The Plastindia trade show announced Feb. 11 that its next edition, in 2018, will remain in Gandhinagar, rather than relocate back to New Delhi, with organizers announcing it a success in its new venue.
Some exhibitors were less upbeat, however, saying that relocating the fair kept attendance down among foreign buyers.
As well, they argued that Gandhinagar, the capital of Gujarat state, and the much larger nearby city of Ahmedabad lacked enough good hotels, transportation and other soft services needed.
Still, Plastindia officials said the event was a success, pointing to the “overwhelming response” to incentive programs for machinery buying that the government of the state of Gujarat gave for purchases made at the show.
“Plastindia 2015 has surpassed all our expectations,” said Subhash Kadakia, president of the Mumbai-based Plastindia Foundation, which organizes the show.
Plastindia said in its statement that the event drew almost 200,000 people, 35 percent more than the last show in 2012, which would make it one of the largest three plastics trade fairs globally, measured by attendance.
J.R Shah, chairman of the National Exhibition Council of the Plastindia Foundation, said the show received an “excellent response. We are confident that Gandhinagar will prove to be pleasant and rewarding experience for all stakeholders.”
But some exhibitors who spoke with Plastics News said some aspects of the show were not up to the standards of other large international plastics fairs.
The Plastindia Foundation decided in September to move the fair from Delhi to a new exhibition grounds in Gandhinagar.
“Delhi has more experience in running a big fair,” said Sushil Goel, with AS Industrial Consulting Services, which was representing machine maker Shanghai Forward Machinery Co. Ltd. “If it will be here every time, it will not be so good. The city is not so connected internationally.”
“It's not important where they have the show but we need services,”' said Y.S. Lai, also with Shanghai Forward. “Not only the convention center itself but the hotels, transportation.”

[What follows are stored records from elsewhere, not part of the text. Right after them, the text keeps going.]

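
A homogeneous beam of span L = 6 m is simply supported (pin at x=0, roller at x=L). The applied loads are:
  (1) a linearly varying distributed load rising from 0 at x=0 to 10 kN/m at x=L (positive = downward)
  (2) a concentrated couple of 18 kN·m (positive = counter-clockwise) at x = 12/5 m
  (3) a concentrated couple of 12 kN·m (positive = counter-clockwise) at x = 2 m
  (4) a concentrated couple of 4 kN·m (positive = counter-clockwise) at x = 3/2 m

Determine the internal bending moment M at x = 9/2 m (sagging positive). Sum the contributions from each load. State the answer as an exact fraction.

Load 1 — triangular load w₀=10 kN/m (0→w₀ over full span):
  M_1 = w₀Lx/6 - w₀x³/(6L) = 10·6·(9/2)/6 - 10·(9/2)³/(6·6) = 315/16 kN·m
Load 2 — applied couple M₀=18 kN·m at a=12/5 m (b=L-a=18/5):
  M_2 = M₀x/L - M₀  [x>a] = 18·(9/2)/6 - 18 = -9/2 kN·m
Load 3 — applied couple M₀=12 kN·m at a=2 m (b=L-a=4):
  M_3 = M₀x/L - M₀  [x>a] = 12·(9/2)/6 - 12 = -3 kN·m
Load 4 — applied couple M₀=4 kN·m at a=3/2 m (b=L-a=9/2):
  M_4 = M₀x/L - M₀  [x>a] = 4·(9/2)/6 - 4 = -1 kN·m
Superposition: M = Σ M_i = 179/16 kN·m ≈ 11.187500 kN·m

M(9/2) = 179/16 kN·m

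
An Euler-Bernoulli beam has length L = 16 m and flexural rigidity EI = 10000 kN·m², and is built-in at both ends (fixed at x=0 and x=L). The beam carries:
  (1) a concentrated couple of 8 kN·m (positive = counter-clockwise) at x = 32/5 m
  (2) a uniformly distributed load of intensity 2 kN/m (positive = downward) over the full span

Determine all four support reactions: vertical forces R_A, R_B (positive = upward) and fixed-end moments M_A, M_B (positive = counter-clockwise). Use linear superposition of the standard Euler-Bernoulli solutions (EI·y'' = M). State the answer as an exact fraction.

R_A = 418/25 kN, M_A = 3272/75 kN·m, R_B = 382/25 kN, M_B = -3008/75 kN·m

Load 1 — applied couple M₀=8 kN·m at a=32/5 m (b=L-a=48/5):
  R_A = 6M₀ab/L³ = 6·8·(32/5)·(48/5)/16³ = 18/25 kN
  M_A = M₀b(2a-b)/L² = 8·(48/5)·(2·(32/5)-(48/5))/16² = 24/25 kN·m
  R_B = -6M₀ab/L³ = -6·8·(32/5)·(48/5)/16³ = -18/25 kN
  M_B = M₀a(2b-a)/L² = 8·(32/5)·(2·(48/5)-(32/5))/16² = 64/25 kN·m
Load 2 — uniform load w=2 kN/m over full span:
  R_A = wL/2 = 2·16/2 = 16 kN
  M_A = wL²/12 = 2·16²/12 = 128/3 kN·m
  R_B = wL/2 = 2·16/2 = 16 kN
  M_B = -wL²/12 = -2·16²/12 = -128/3 kN·m
Superposition: R_A = 418/25 kN, M_A = 3272/75 kN·m, R_B = 382/25 kN, M_B = -3008/75 kN·m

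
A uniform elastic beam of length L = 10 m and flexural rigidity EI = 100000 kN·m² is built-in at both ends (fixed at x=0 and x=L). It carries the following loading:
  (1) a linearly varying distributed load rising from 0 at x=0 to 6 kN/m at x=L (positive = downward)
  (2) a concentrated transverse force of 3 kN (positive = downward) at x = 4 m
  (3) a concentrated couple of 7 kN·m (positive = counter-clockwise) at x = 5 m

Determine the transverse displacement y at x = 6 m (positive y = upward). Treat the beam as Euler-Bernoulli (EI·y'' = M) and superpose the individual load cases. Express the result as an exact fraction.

Load 1 — triangular load w₀=6 kN/m (0→w₀ over full span):
  y_1 = -w₀x²(L-x)²(x+2L)/(120LEI) = -6·6²·(10-6)²·(6+2·10)/(120·10·100000) = -117/156250 m
Load 2 — point force P=3 kN at a=4 m (b=L-a=6):
  y_2 = -Pa²(L-x)²(3bL-(3b+a)(L-x))/(6L³EI)  [x>a] = -3·4²·(10-6)²·(3·6·10-(3·6+4)·(10-6))/(6·10³·100000) = -46/390625 m
Load 3 — applied couple M₀=7 kN·m at a=5 m (b=L-a=5):
  y_3 = (R_Ax³/6 - M_Ax²/2 - M₀(x-a)²/2)/EI  [x>a] with R_A=21/20, M_A=7/4 = ((21/20)·6³/6 - (7/4)·6²/2 - 7·(6-5)²/2)/100000 = 7/250000 m
Superposition: y = Σ y_i = -5241/6250000 m ≈ -0.000839 m

y(6) = -5241/6250000 m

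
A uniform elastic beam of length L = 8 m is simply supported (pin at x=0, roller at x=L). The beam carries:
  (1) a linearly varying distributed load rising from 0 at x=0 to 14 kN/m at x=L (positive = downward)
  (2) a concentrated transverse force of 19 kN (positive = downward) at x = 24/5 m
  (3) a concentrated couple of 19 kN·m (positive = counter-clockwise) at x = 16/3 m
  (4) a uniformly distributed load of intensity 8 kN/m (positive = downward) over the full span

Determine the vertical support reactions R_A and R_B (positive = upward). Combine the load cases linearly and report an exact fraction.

R_A = 7277/120 kN, R_B = 9403/120 kN

Load 1 — triangular load w₀=14 kN/m (0→w₀ over full span):
  R_A = w₀L/6 = 14·8/6 = 56/3 kN
  R_B = w₀L/3 = 14·8/3 = 112/3 kN
Load 2 — point force P=19 kN at a=24/5 m (b=L-a=16/5):
  R_A = Pb/L = 19·(16/5)/8 = 38/5 kN
  R_B = Pa/L = 19·(24/5)/8 = 57/5 kN
Load 3 — applied couple M₀=19 kN·m at a=16/3 m (b=L-a=8/3):
  R_A = M₀/L = 19/8 kN
  R_B = -M₀/L = -19/8 kN
Load 4 — uniform load w=8 kN/m over full span:
  R_A = wL/2 = 8·8/2 = 32 kN
  R_B = wL/2 = 8·8/2 = 32 kN
Superposition: R_A = 7277/120 kN, R_B = 9403/120 kN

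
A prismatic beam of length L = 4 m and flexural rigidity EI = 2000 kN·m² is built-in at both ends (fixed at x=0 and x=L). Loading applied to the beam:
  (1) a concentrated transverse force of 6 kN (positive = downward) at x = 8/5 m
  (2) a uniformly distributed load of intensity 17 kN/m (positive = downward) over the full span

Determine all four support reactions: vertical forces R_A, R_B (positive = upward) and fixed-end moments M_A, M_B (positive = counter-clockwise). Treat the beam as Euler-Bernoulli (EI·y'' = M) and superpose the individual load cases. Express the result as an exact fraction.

Load 1 — point force P=6 kN at a=8/5 m (b=L-a=12/5):
  R_A = Pb²(3a+b)/L³ = 6·(12/5)²·(3·(8/5)+(12/5))/4³ = 486/125 kN
  M_A = Pab²/L² = 6·(8/5)·(12/5)²/4² = 432/125 kN·m
  R_B = Pa²(a+3b)/L³ = 6·(8/5)²·((8/5)+3·(12/5))/4³ = 264/125 kN
  M_B = -Pa²b/L² = -6·(8/5)²·(12/5)/4² = -288/125 kN·m
Load 2 — uniform load w=17 kN/m over full span:
  R_A = wL/2 = 17·4/2 = 34 kN
  M_A = wL²/12 = 17·4²/12 = 68/3 kN·m
  R_B = wL/2 = 17·4/2 = 34 kN
  M_B = -wL²/12 = -17·4²/12 = -68/3 kN·m
Superposition: R_A = 4736/125 kN, M_A = 9796/375 kN·m, R_B = 4514/125 kN, M_B = -9364/375 kN·m

R_A = 4736/125 kN, M_A = 9796/375 kN·m, R_B = 4514/125 kN, M_B = -9364/375 kN·m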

Sunil Jain, president of Rajoo Engineers Ltd., one of the show's larger exhibitors, said he was “unexpectedly happy” with the show, after he and others had a lot of skepticism that the new Gandhinagar venue would be finished on time.

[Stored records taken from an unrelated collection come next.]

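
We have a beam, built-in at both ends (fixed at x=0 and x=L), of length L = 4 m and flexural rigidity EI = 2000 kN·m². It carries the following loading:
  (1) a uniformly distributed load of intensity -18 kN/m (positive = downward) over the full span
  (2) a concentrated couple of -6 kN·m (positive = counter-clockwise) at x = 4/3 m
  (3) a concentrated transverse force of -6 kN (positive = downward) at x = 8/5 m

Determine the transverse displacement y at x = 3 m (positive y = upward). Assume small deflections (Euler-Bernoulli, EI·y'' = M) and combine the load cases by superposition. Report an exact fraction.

Load 1 — uniform load w=-18 kN/m over full span:
  y_1 = -wx²(L-x)²/(24EI) = -(-18)·3²·(4-3)²/(24·2000) = 27/8000 m
Load 2 — applied couple M₀=-6 kN·m at a=4/3 m (b=L-a=8/3):
  y_2 = (R_Ax³/6 - M_Ax²/2 - M₀(x-a)²/2)/EI  [x>a] with R_A=-2, M_A=0 = ((-2)·3³/6 - 0·3²/2 - (-6)·(3-(4/3))²/2)/2000 = -1/3000 m
Load 3 — point force P=-6 kN at a=8/5 m (b=L-a=12/5):
  y_3 = -Pa²(L-x)²(3bL-(3b+a)(L-x))/(6L³EI)  [x>a] = -(-6)·(8/5)²·(4-3)²·(3·(12/5)·4-(3·(12/5)+(8/5))·(4-3))/(6·4³·2000) = 1/2500 m
Superposition: y = Σ y_i = 413/120000 m ≈ 0.003442 m

y(3) = 413/120000 m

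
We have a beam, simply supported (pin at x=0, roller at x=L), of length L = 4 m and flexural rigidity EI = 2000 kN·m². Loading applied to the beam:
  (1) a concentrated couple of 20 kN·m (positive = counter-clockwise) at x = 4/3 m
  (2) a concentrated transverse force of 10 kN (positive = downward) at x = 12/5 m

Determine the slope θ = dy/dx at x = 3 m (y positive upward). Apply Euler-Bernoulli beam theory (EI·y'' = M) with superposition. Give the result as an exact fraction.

Load 1 — applied couple M₀=20 kN·m at a=4/3 m (b=L-a=8/3):
  θ_1 = (M₀x²/(2L)-M₀(x-a)+C₁)/EI  [x>a] with C₁=M₀(3b²-L²)/(6L)=40/9 = (20·3²/(2·4)-20·(3-(4/3))+(40/9))/2000 = -23/7200 rad
Load 2 — point force P=10 kN at a=12/5 m (b=L-a=8/5):
  θ_2 = -Pa(2L²-6Lx+3x²+a²)/(6LEI)  [x>a] = -10·(12/5)·(2·4²-6·4·3+3·3²+(12/5)²)/(6·4·2000) = 181/50000 rad
Superposition: θ = Σ θ_i = 383/900000 rad ≈ 0.000426 rad

θ(3) = 383/900000 rad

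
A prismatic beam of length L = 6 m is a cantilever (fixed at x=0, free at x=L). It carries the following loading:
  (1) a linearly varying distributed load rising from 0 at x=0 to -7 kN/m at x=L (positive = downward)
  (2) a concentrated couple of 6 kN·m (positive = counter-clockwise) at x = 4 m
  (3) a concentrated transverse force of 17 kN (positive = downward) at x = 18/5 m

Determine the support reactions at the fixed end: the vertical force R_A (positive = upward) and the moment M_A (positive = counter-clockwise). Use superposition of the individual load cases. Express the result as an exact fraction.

Load 1 — triangular load w₀=-7 kN/m (0→w₀ over full span):
  R_A = w₀L/2 = (-7)·6/2 = -21 kN
  M_A = w₀L²/3 = (-7)·6²/3 = -84 kN·m
Load 2 — applied couple M₀=6 kN·m at a=4 m (b=L-a=2):
  R_A = 0 kN
  M_A = -M₀ = -6 kN·m
Load 3 — point force P=17 kN at a=18/5 m (b=L-a=12/5):
  R_A = P = 17 kN
  M_A = Pa = 17·(18/5) = 306/5 kN·m
Superposition: R_A = -4 kN, M_A = -144/5 kN·m

R_A = -4 kN, M_A = -144/5 kN·m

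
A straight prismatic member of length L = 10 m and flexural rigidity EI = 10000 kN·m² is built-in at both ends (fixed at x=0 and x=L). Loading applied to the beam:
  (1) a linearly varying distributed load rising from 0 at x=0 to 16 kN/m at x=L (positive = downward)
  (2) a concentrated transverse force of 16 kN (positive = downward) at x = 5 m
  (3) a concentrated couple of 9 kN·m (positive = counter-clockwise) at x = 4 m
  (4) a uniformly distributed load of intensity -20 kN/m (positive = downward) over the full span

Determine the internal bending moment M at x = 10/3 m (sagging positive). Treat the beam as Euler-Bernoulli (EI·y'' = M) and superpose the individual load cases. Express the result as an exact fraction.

M(10/3) = -58439/2025 kN·m

Load 1 — triangular load w₀=16 kN/m (0→w₀ over full span):
  M_1 = 3w₀Lx/20 - w₀L²/30 - w₀x³/(6L) = 3·16·10·(10/3)/20 - 16·10²/30 - 16·(10/3)³/(6·10) = 1360/81 kN·m
Load 2 — point force P=16 kN at a=5 m (b=L-a=5):
  M_2 = Pb²(3a+b)x/L³ - Pab²/L²  [x≤a] = 16·5²·(3·5+5)·(10/3)/10³ - 16·5·5²/10² = 20/3 kN·m
Load 3 — applied couple M₀=9 kN·m at a=4 m (b=L-a=6):
  M_3 = R_Ax - M_A  [x≤a] with R_A=162/125, M_A=27/25 = (162/125)·(10/3) - (27/25) = 81/25 kN·m
Load 4 — uniform load w=-20 kN/m over full span:
  M_4 = wLx/2 - wL²/12 - wx²/2 = (-20)·10·(10/3)/2 - (-20)·10²/12 - (-20)·(10/3)²/2 = -500/9 kN·m
Superposition: M = Σ M_i = -58439/2025 kN·m ≈ -28.858765 kN·m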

“As an exhibitor I would say it is a success but I would say we are missing people,” he said in an interview at the show. “We got so much bad press, everyone was talking about it, that kept the foreign visitors away.”

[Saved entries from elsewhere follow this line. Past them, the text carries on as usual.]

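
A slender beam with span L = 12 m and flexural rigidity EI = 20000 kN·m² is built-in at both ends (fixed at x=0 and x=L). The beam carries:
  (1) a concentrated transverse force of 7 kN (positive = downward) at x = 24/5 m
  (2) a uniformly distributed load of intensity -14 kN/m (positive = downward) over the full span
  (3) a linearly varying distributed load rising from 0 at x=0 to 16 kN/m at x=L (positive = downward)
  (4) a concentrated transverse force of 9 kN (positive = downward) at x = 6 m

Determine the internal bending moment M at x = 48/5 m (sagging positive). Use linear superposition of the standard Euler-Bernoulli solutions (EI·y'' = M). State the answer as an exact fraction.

Load 1 — point force P=7 kN at a=24/5 m (b=L-a=36/5):
  M_1 = Pa²(a+3b)(L-x)/L³ - Pa²b/L²  [x>a] = 7·(24/5)²·((24/5)+3·(36/5))·(12-(48/5))/12³ - 7·(24/5)²·(36/5)/12² = -1344/625 kN·m
Load 2 — uniform load w=-14 kN/m over full span:
  M_2 = wLx/2 - wL²/12 - wx²/2 = (-14)·12·(48/5)/2 - (-14)·12²/12 - (-14)·(48/5)²/2 = 168/25 kN·m
Load 3 — triangular load w₀=16 kN/m (0→w₀ over full span):
  M_3 = 3w₀Lx/20 - w₀L²/30 - w₀x³/(6L) = 3·16·12·(48/5)/20 - 16·12²/30 - 16·(48/5)³/(6·12) = 384/125 kN·m
Load 4 — point force P=9 kN at a=6 m (b=L-a=6):
  M_4 = Pa²(a+3b)(L-x)/L³ - Pa²b/L²  [x>a] = 9·6²·(6+3·6)·(12-(48/5))/12³ - 9·6²·6/12² = -27/10 kN·m
Superposition: M = Σ M_i = 6177/1250 kN·m ≈ 4.941600 kN·m

M(48/5) = 6177/1250 kN·m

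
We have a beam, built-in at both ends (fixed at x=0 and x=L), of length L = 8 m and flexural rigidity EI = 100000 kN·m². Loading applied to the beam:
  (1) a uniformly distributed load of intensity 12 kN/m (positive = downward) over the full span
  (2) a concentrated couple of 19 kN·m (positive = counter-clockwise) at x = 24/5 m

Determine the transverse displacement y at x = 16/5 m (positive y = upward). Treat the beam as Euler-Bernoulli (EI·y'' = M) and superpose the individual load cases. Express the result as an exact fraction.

y(16/5) = -12736/9765625 m

Load 1 — uniform load w=12 kN/m over full span:
  y_1 = -wx²(L-x)²/(24EI) = -12·(16/5)²·(8-(16/5))²/(24·100000) = -2304/1953125 m
Load 2 — applied couple M₀=19 kN·m at a=24/5 m (b=L-a=16/5):
  y_2 = (R_Ax³/6 - M_Ax²/2)/EI  [x≤a] with R_A=171/50, M_A=152/25 = ((171/50)·(16/5)³/6 - (152/25)·(16/5)²/2)/100000 = -1216/9765625 m
Superposition: y = Σ y_i = -12736/9765625 m ≈ -0.001304 m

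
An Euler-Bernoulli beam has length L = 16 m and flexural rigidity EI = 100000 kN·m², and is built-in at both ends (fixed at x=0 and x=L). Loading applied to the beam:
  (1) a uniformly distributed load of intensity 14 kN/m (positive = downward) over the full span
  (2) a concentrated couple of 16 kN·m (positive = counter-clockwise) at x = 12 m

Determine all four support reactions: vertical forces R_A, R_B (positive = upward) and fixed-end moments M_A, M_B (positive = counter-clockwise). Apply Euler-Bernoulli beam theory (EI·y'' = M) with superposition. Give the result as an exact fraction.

Load 1 — uniform load w=14 kN/m over full span:
  R_A = wL/2 = 14·16/2 = 112 kN
  M_A = wL²/12 = 14·16²/12 = 896/3 kN·m
  R_B = wL/2 = 14·16/2 = 112 kN
  M_B = -wL²/12 = -14·16²/12 = -896/3 kN·m
Load 2 — applied couple M₀=16 kN·m at a=12 m (b=L-a=4):
  R_A = 6M₀ab/L³ = 6·16·12·4/16³ = 9/8 kN
  M_A = M₀b(2a-b)/L² = 16·4·(2·12-4)/16² = 5 kN·m
  R_B = -6M₀ab/L³ = -6·16·12·4/16³ = -9/8 kN
  M_B = M₀a(2b-a)/L² = 16·12·(2·4-12)/16² = -3 kN·m
Superposition: R_A = 905/8 kN, M_A = 911/3 kN·m, R_B = 887/8 kN, M_B = -905/3 kN·m

R_A = 905/8 kN, M_A = 911/3 kN·m, R_B = 887/8 kN, M_B = -905/3 kN·m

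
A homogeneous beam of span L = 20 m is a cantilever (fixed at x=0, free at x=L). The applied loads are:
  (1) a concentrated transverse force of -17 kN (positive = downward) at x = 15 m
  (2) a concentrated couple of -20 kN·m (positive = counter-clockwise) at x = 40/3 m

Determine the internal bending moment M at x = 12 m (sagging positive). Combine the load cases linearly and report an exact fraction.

Load 1 — point force P=-17 kN at a=15 m (b=L-a=5):
  M_1 = -P(a-x)  [x≤a] = -(-17)·(15-12) = 51 kN·m
Load 2 — applied couple M₀=-20 kN·m at a=40/3 m (b=L-a=20/3):
  M_2 = M₀  [x≤a] = (-20) = -20 kN·m
Superposition: M = Σ M_i = 31 kN·m ≈ 31.000000 kN·m

M(12) = 31 kN·m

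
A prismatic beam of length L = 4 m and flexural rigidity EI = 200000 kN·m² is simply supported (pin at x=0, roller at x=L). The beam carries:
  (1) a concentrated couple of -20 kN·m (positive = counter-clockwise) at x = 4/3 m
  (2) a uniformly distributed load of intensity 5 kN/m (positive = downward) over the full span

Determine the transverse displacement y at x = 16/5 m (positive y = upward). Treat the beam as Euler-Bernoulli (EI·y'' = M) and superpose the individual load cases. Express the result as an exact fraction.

Load 1 — applied couple M₀=-20 kN·m at a=4/3 m (b=L-a=8/3):
  y_1 = (M₀x³/(6L)-M₀(x-a)²/2+C₁x)/EI  [x>a] with C₁=M₀(3b²-L²)/(6L)=-40/9 = ((-20)·(16/5)³/(6·4)-(-20)·((16/5)-(4/3))²/2+(-40/9)·(16/5))/200000 = -47/1406250 m
Load 2 — uniform load w=5 kN/m over full span:
  y_2 = -wx(L³-2Lx²+x³)/(24EI) = -5·(16/5)·(4³-2·4·(16/5)²+(16/5)³)/(24·200000) = -58/1171875 m
Superposition: y = Σ y_i = -583/7031250 m ≈ -0.000083 m

y(16/5) = -583/7031250 m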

The move to Gujarat was controversial, prompting lawsuits from some exhibitors and the resignation of one of the Plastindia Foundation board members over the decision to move the site so close to the start of the show.
A few companies pulled out of the show, and a lawsuit from some of them accused the new Indian government led by Prime Minister Narendra Modi of pressuring the show to move to Gujarat, Modi's home state and power base.
Plastindia's Kadakia said the organization hired an outside group to survey exhibitors and participants.
“Seventy-five percent of the people say they would love to come back here,” Kadakia said.
Mahendra Patel, chairman of the Plastic Machinery Manufacturers Association of India, said that even with problems of the Gandhinagar grounds being so new, it was still an improvement over the Pragati Maidan fairgrounds in Delhi.
“Most of the consensus is that people want to stay here,” he said in an interview at the show.